El club lo presenta con un mensaje claro —ilusión, compromiso, liderazgo—, pero en cancha eso se traduce en otra cosa: orden, intensidad y una idea reconocible. Marini no negocia su libreto. Equipos cortos, presión coordinada y transiciones rápidas. Nada de improvisación.
El contexto exige impacto rápido. Plantel a ensamblar, competencia en marcha y la necesidad de levantar el piso competitivo.

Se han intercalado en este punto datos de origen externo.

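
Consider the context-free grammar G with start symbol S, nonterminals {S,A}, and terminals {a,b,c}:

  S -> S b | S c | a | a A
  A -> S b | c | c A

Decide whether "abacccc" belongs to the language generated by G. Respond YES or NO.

CNF form of G:
  S -> S T0 | S T1 | T2 A | a
  A -> S T0 | T1 A | c
  T0 -> b
  T1 -> c
  T2 -> a

CYK table (by increasing span):
  cell(0,0) a: {S,T2}  orig:{S}
  cell(1,1) b: {T0}  orig:{}
  cell(2,2) a: {S,T2}  orig:{S}
  cell(3,3) c: {A,T1}  orig:{A}
  cell(4,4) c: {A,T1}  orig:{A}
  cell(5,5) c: {A,T1}  orig:{A}
  cell(6,6) c: {A,T1}  orig:{A}
  cell(0,1) ab: {A,S}
  cell(1,2) ba: ∅
  cell(2,3) ac: {S}
  cell(3,4) cc: {A}
  cell(4,5) cc: {A}
  cell(5,6) cc: {A}
  cell(0,2) aba: ∅
  cell(1,3) bac: ∅
  cell(2,4) acc: {S}
  cell(3,5) ccc: {A}
  cell(4,6) ccc: {A}
  cell(0,3) abac: ∅
  cell(1,4) bacc: ∅
  cell(2,5) accc: {S}
  cell(3,6) cccc: {A}
  cell(0,4) abacc: ∅
  cell(1,5) baccc: ∅
  cell(2,6) acccc: {S}
  cell(0,5) abaccc: ∅
  cell(1,6) bacccc: ∅
  cell(0,6) abacccc: ∅

S ∉ T[0,6] ⇒ NO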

Ahí está el primer desafío: que el equipo responda ya, pero sin perder de vista el proceso. Porque si algo trae Marini es justamente eso: método.
Su historial lo respalda. Ha construido equipos que compiten, que entienden a qué juegan y que sostienen una estructura. Y eso, para un club que apunta a crecer en serio, no es un detalle menor.
En Paysandú Fútbol Club confían en que su llegada marque un punto de inflexión. No solo en resultados, sino en identidad. Que haya una forma. Que el equipo diga algo cuando entra a la cancha, como sucedió durante su paso por el Montevideo City Torque, equipo al que llevó al título del ascenso en 2019 y a la participación en copas internacionales.
Arranca un ciclo. Sin demasiado margen y con expectativa alta. Ahora, como siempre, habla el fútbol.